Finding 3-Sphere Christoffel connection coefficients using variational calculus, Sean Carrol problem

Question

I have A 3-Sphere with coordinates $x^{\mu} = (\psi,\theta,\phi)$ and the following metric:

\begin{equation} ds^2 = d\psi^2 + \text{sin}^2\psi(d\theta^2 + \text{sin}^2\theta d\phi^2) \end{equation}

I know how to get the connection coefficients using the metric derivatives etc, but I'm looking for a way to do this through calculus of variations. A problem in Sean Carroll (Exercises 3.11 question 8 a) Introduction to General Relativity suggested varying the following integral to find the connection coefficients:

\begin{equation} I = \frac{1}{2}\int g_{\mu \nu}\frac{dx^{\mu}}{d\tau}\frac{dx^{v}}{d\tau} d\tau \end{equation}

So I have a lagrangian:

\begin{equation} \mathcal{L} = \dot{\psi}^2 + (\text{sin}^2\psi) \dot{\theta}^2 + (\text{sin}^2\psi)(\text{sin}^2\theta)\dot{\phi}^2 \end{equation}

Which I put into the Euler-Lagrange equation: \begin{equation} \frac{\partial}{\partial \tau}\left(\frac{\partial \mathcal{L}}{\partial \dot{x}^\mu}\right) - \frac{\partial \mathcal{L}}{\partial x^\mu} = 0 \end{equation}

Am I on the right track here?
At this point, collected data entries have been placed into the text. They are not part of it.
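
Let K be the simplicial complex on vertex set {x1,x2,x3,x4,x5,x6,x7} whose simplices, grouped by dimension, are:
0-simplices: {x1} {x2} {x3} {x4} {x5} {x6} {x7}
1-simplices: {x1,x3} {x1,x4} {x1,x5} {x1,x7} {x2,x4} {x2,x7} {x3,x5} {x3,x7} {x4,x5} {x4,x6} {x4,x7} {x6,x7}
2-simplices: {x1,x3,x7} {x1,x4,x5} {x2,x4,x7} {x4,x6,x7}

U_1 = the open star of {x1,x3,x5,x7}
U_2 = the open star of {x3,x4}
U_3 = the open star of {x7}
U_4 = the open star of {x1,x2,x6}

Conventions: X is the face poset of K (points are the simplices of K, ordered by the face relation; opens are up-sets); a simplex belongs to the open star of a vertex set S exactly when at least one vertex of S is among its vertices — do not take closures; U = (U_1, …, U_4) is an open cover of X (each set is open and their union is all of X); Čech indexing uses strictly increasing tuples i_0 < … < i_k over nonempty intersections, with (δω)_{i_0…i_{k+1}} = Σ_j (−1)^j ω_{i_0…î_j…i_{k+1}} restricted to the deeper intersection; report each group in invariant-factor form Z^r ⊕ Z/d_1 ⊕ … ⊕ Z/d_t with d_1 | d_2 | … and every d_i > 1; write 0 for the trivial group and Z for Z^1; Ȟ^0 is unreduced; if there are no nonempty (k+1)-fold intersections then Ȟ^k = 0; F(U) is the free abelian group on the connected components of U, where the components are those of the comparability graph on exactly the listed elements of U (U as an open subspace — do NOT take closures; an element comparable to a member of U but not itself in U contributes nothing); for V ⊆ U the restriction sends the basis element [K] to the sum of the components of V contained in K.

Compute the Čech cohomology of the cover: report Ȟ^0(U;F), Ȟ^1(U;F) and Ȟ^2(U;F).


nerve of the cover:
  U1={{x1},{x3},{x5},{x7},{x1,x3},{x1,x4},{x1,x5},{x1,x7},{x2,x7},{x3,x5},{x3,x7},{x4,x5},{x4,x7},{x6,x7},{x1,x3,x7},{x1,x4,x5},{x2,x4,x7},{x4,x6,x7}} U2={{x3},{x4},{x1,x3},{x1,x4},{x2,x4},{x3,x5},{x3,x7},{x4,x5},{x4,x6},{x4,x7},{x1,x3,x7},{x1,x4,x5},{x2,x4,x7},{x4,x6,x7}} U3={{x7},{x1,x7},{x2,x7},{x3,x7},{x4,x7},{x6,x7},{x1,x3,x7},{x2,x4,x7},{x4,x6,x7}} U4={{x1},{x2},{x6},{x1,x3},{x1,x4},{x1,x5},{x1,x7},{x2,x4},{x2,x7},{x4,x6},{x6,x7},{x1,x3,x7},{x1,x4,x5},{x2,x4,x7},{x4,x6,x7}}
  U12={{x3},{x1,x3},{x1,x4},{x3,x5},{x3,x7},{x4,x5},{x4,x7},{x1,x3,x7},{x1,x4,x5},{x2,x4,x7},{x4,x6,x7}} U13={{x7},{x1,x7},{x2,x7},{x3,x7},{x4,x7},{x6,x7},{x1,x3,x7},{x2,x4,x7},{x4,x6,x7}} U14={{x1},{x1,x3},{x1,x4},{x1,x5},{x1,x7},{x2,x7},{x6,x7},{x1,x3,x7},{x1,x4,x5},{x2,x4,x7},{x4,x6,x7}} U23={{x3,x7},{x4,x7},{x1,x3,x7},{x2,x4,x7},{x4,x6,x7}} U24={{x1,x3},{x1,x4},{x2,x4},{x4,x6},{x1,x3,x7},{x1,x4,x5},{x2,x4,x7},{x4,x6,x7}} U34={{x1,x7},{x2,x7},{x6,x7},{x1,x3,x7},{x2,x4,x7},{x4,x6,x7}}
  U123={{x3,x7},{x4,x7},{x1,x3,x7},{x2,x4,x7},{x4,x6,x7}} U124={{x1,x3},{x1,x4},{x1,x3,x7},{x1,x4,x5},{x2,x4,x7},{x4,x6,x7}} U134={{x1,x7},{x2,x7},{x6,x7},{x1,x3,x7},{x2,x4,x7},{x4,x6,x7}} U234={{x1,x3,x7},{x2,x4,x7},{x4,x6,x7}}
  U1234={{x1,x3,x7},{x2,x4,x7},{x4,x6,x7}}
components per intersection:
  U1: {{x1},{x3},{x5},{x7},{x1,x3},{x1,x4},{x1,x5},{x1,x7},{x2,x7},{x3,x5},{x3,x7},{x4,x5},{x4,x7},{x6,x7},{x1,x3,x7},{x1,x4,x5},{x2,x4,x7},{x4,x6,x7}}
  U2: {{x3},{x1,x3},{x3,x5},{x3,x7},{x1,x3,x7}} {{x4},{x1,x4},{x2,x4},{x4,x5},{x4,x6},{x4,x7},{x1,x4,x5},{x2,x4,x7},{x4,x6,x7}}
  U3: {{x7},{x1,x7},{x2,x7},{x3,x7},{x4,x7},{x6,x7},{x1,x3,x7},{x2,x4,x7},{x4,x6,x7}}
  U4: {{x1},{x1,x3},{x1,x4},{x1,x5},{x1,x7},{x1,x3,x7},{x1,x4,x5}} {{x2},{x2,x4},{x2,x7},{x2,x4,x7}} {{x6},{x4,x6},{x6,x7},{x4,x6,x7}}
  U12: {{x3},{x1,x3},{x3,x5},{x3,x7},{x1,x3,x7}} {{x1,x4},{x4,x5},{x1,x4,x5}} {{x4,x7},{x2,x4,x7},{x4,x6,x7}}
  U13: {{x7},{x1,x7},{x2,x7},{x3,x7},{x4,x7},{x6,x7},{x1,x3,x7},{x2,x4,x7},{x4,x6,x7}}
  U14: {{x1},{x1,x3},{x1,x4},{x1,x5},{x1,x7},{x1,x3,x7},{x1,x4,x5}} {{x2,x7},{x2,x4,x7}} {{x6,x7},{x4,x6,x7}}
  U23: {{x3,x7},{x1,x3,x7}} {{x4,x7},{x2,x4,x7},{x4,x6,x7}}
  U24: {{x1,x3},{x1,x3,x7}} {{x1,x4},{x1,x4,x5}} {{x2,x4},{x2,x4,x7}} {{x4,x6},{x4,x6,x7}}
  U34: {{x1,x7},{x1,x3,x7}} {{x2,x7},{x2,x4,x7}} {{x6,x7},{x4,x6,x7}}
  U123: {{x3,x7},{x1,x3,x7}} {{x4,x7},{x2,x4,x7},{x4,x6,x7}}
  U124: {{x1,x3},{x1,x3,x7}} {{x1,x4},{x1,x4,x5}} {{x2,x4,x7}} {{x4,x6,x7}}
  U134: {{x1,x7},{x1,x3,x7}} {{x2,x7},{x2,x4,x7}} {{x6,x7},{x4,x6,x7}}
  U234: {{x1,x3,x7}} {{x2,x4,x7}} {{x4,x6,x7}}
  U1234: {{x1,x3,x7}} {{x2,x4,x7}} {{x4,x6,x7}}
C dims 7,16,12,3; δ0: rk 6, SNF 1^6; δ1: rk 9, SNF 1^9; δ2: rk 3, SNF 1^3
Ȟ^0 = (7 − 6) − 0 = 1, so Ȟ^0 ≅ Z
Ȟ^1 = (16 − 9) − 6 = 1, so Ȟ^1 ≅ Z
Ȟ^2 = (12 − 3) − 9 = 0, so Ȟ^2 ≅ 0

Ȟ^0 ≅ Z,  Ȟ^1 ≅ Z,  Ȟ^2 ≅ 0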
What is the strategy for relating this back to the connection symbols? The literature isn't too clear and I'm struggling to make the connection.

Answer 1

I'll show you how to do this for the 2-plane in polar coordinates. Once you work this out, it should be doable to work it out in your case.

You start with the metric

$$ds^{2} = dr^{2} + r^{2}d\theta^{2}$$

Since the geodesics of this metric (i.e., straight lines) minimizes distance, we know that the geodesics are an extremum of:

$$I = \frac{1}{2}\int ds \left({\dot r}^{2} + r^{2}{\dot \theta}^{2}\right)$$

We take the variation of this, and get

$$\delta I = \int ds \left({\dot r}\delta {\dot r} + r{\dot \theta}^{2} \delta r + r^{2}{\dot \theta} \delta{\dot \theta}\right)$$

Per our usual procedure, we want to vary with respect to the original variables and not their time derivative. We also neglect the variation on the boundary, and assume that $\delta {\dot x} = \frac{d}{ds}\delta x$. So, we integrate by parts, and we get:

$$\delta I = \int ds\left(\left(-{\ddot r} + r{\dot \theta}^{2}\right)\delta r + \left(-{\ddot\theta}r^{2} - 2r{\dot r}{\dot\theta}\right)\delta \theta\right)$$

Since the geodesic must be zero independently of the variations $\delta r$ and $\delta \theta$, we know that the terms inside of the parentheses must be independently zero, and we get:

$$\begin{align} 0 &= {\ddot r} - r{\dot \theta}^{2}\\ 0 &= {\ddot \theta} + \frac{1}{r}\left({\dot r}{\dot \theta} + {\dot \theta}{\dot r}\right) \end{align}$$

Now, we have this as a system of equations, and we remember that the geodesic equation, in terms of Christoffel symbols, is $0={\ddot x}^{a} + \Gamma_{bc}{}^{a}{\dot x}^{b}{\dot x}^{c}$, and we conclude that $\Gamma_{\theta \theta}{}^{r} = -r$, $\Gamma_{r\theta}{}^{\theta} = \Gamma_{\theta r}{}^{\theta} = \frac{1}{r}$, and that all others are zero.

Answer 2

The strategy is to recall the geodesic equation, $$ \frac{d^2x^\lambda}{dt^2}+\Gamma^\lambda_{\,\mu\nu}\frac{dx^\mu}{dt}\frac{dx^\nu}{dt}=0\tag{1} $$

From your Lagrangian, you'll end up with equations of the form \begin{align} \ddot{\psi}&=f(\psi,\,\theta,\,\phi,\,\dot{\psi},\,\dot{\theta}\,\dot{\phi})\\ \ddot{\theta}&=g(\psi,\,\theta,\,\phi,\,\dot{\psi},\,\dot{\theta}\,\dot{\phi})\\ \ddot{\phi}&=h(\psi,\,\theta,\,\phi,\,\dot{\psi},\,\dot{\theta}\,\dot{\phi})\\ \end{align} to which you relate to (1) index-by-index.